An attorney for the Republican governor filed a motion in Tallahassee federal court on Friday that seeks to disqualify US District Judge Mark Walker from the case.
The lawsuit alleges that DeSantis and his appointees violated the company’s right to free speech, as well as the contracts clause, by taking over the special governing district that previously had been controlled by Disney supporters after Disney opposed Florida legislation that critics have dubbed “Don’t Say Gay.”
The Republican governor’s motion was filed a day after Disney announced that it was scrapping plans to build a new campus in central Florida and relocate 2,000 employees from Southern California to work in digital technology, finance and product development, amid an ongoing feud with DeSantis.
DeSantis’ motion said Walker referenced the ongoing dispute between his administration and Disney during hearings in two unrelated lawsuits before him dealing with free speech issues and fear of retaliation for violating new laws championed by DeSantis and Republican lawmakers.
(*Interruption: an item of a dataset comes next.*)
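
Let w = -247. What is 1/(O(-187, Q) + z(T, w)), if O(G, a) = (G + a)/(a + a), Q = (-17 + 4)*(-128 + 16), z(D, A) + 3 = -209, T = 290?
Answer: -2912/616075 ≈ -0.0047267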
One of those was a First Amendment lawsuit filed by Florida professors that challenged a new law establishing a survey about “intellectual freedom and viewpoint diversity” on state campuses.
Walker, who was nominated to the federal bench in 2012 by President Barack Obama and is now chief judge of the district, tossed out that lawsuit on the grounds that the professors didn’t have standing to challenge the law championed by DeSantis and Florida lawmakers.
In the first case, Walker said, “What’s in the record, for example — is there anything in the record that says we are now going to take away Disney’s special status because they’re woke?”
In the second case, the judge said, “And then Disney is going to lose its status because — arguably, because they made a statement that run afoul — ran afoul of state policy of the controlling party,” according to the DeSantis motion.
The Post has sought comment from Disney.
Disney filed the suit minutes after the DeSantis-picked oversight board struck down last-minute agreements made between Disney and the board that rules the 25,000-acre resort complex in Orlando.
“Today’s action is the latest strike: At the Governor’s bidding, the State’s oversight board has purported to ‘void’ publicly noticed and duly agreed development contracts, which had laid the foundation for billions of Disney’s investment dollars and thousands of jobs,” Disney said in the court filing.
“A targeted campaign of government retaliation — orchestrated at every step by Governor DeSantis as punishment for Disney’s protected speech — now threatens Disney’s business operations, jeopardizes its economic future in the region, and violates its constitutional rights,” the company alleged in a court filing.
DeSantis stripped Disney of control of Reedy Creek Improvement District, a specially created tax district, after the company spoke out against his “Don’t Say Gay” law, which bans the teaching of sex and gender-based education to most elementary school students.
The board of supervisors which runs the newly christened Central Florida Tourism Oversight District operates as a self-governing authority over issues like taxation and maintenance of public works in and around the Disney theme parks.
Just a day before the February vote, RCID struck a deal that essentially gave Disney the authority to oversee zoning and development in the district for the next three decades.
DeSantis blasted Disney for the move and vowed to nullify it.